How do we go about defining the Digital Humanities (DH)? As opposed to coming up with a definitive definition, because I’m not qualified to do so (if such a thing is possible to begin with), I’ll attempt to describe what others have postulated DH as being. A salient feature of DH is that it is a social (social connotates humans - what about our nonhuman equals in undertaking work?) undertaking where networks of people come together to work, contend, challenge, and shape a topic of inquiry (do you all think it is purely inquiry based, that is to say, I'm not sure this encapsulates the exploratory nature that is possible in DH. Sometimes patterns or topics are looked for, and sometimes they are emergent in materials.) . This page is an example of DH at work; it is an open source, an outlet of data, not just available to those involved in the institution but to anyone searching this page on the web. Moreover, it represents the aggregate work of a handful of colleagues.
Perhaps rather than a social undertaking, DH is a collaborative method. It relies on collaboration between technology and humans, humans and other humans, etc. DH is all about connecting information across departmental divisions.

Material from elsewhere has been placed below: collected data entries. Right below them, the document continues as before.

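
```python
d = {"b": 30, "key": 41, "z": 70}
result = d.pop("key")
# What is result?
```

Answer: 41

Derivation:
Trace (tracking result):
d = {'b': 30, 'key': 41, 'z': 70}  # -> d = {'b': 30, 'key': 41, 'z': 70}
result = d.pop('key')  # -> result = 41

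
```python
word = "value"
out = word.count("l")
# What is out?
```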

In Library and Information Science literature, DH is seen as a collaborative effort. One article tries to define it by saying that "Digital humanities focuses both on the application of computing technology to humanistic inquiries and on humanistic reflections on the significance of that technology. . . . [DH includes] topics ranging from text analysis and visualization to digital pedagogy and new platforms for scholarly communication" (p.16; Sula, Chris Alen. "Digital Humanities and Libraries: A Conceptual Model." Journal of Library Admin. 53.1 (2013): 10-26.)

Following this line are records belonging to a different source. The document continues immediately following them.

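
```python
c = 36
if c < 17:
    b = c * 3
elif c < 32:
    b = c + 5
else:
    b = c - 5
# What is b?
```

Answer: 31

Derivation:
Trace (tracking b):
c = 36  # -> c = 36
if c < 17:  # condition is False
elif c < 32:  # condition is False
else:
    b = c - 5  # -> b = 31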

There is no concrete definition of DH. I will not refer to DH as a field or a discipline because I do not have enough authority to qualify that assertion. However, DH is a discourse community, comprised of human and nonhuman actors, with a range of specific lexis (data, network, open-access), discursive practices that highlight its collaborative infrastructure, is dependent upon participatory mechanism (not only for the discourse community itself but for the advancement of scholarship and pedagogy), and there is surely a threshold level (insiders/newcomers) - (what do you all mean by this?). It's broadly agreed upon goals include inquiry and critical thinking

I would therefore define DH, amongst other definitions, as open, collaborative, cultured--where information is shared and exchanged in the pursuit of inquiry, where knowledge is transdisciplinary and networked, and where people connect to create knowledge within such networks to advance not only our understanding of methods and pedagogies but advance the very terms--composition, rhetoric, and human identity--as 'constructs' and 'acts of construction' in a digital age.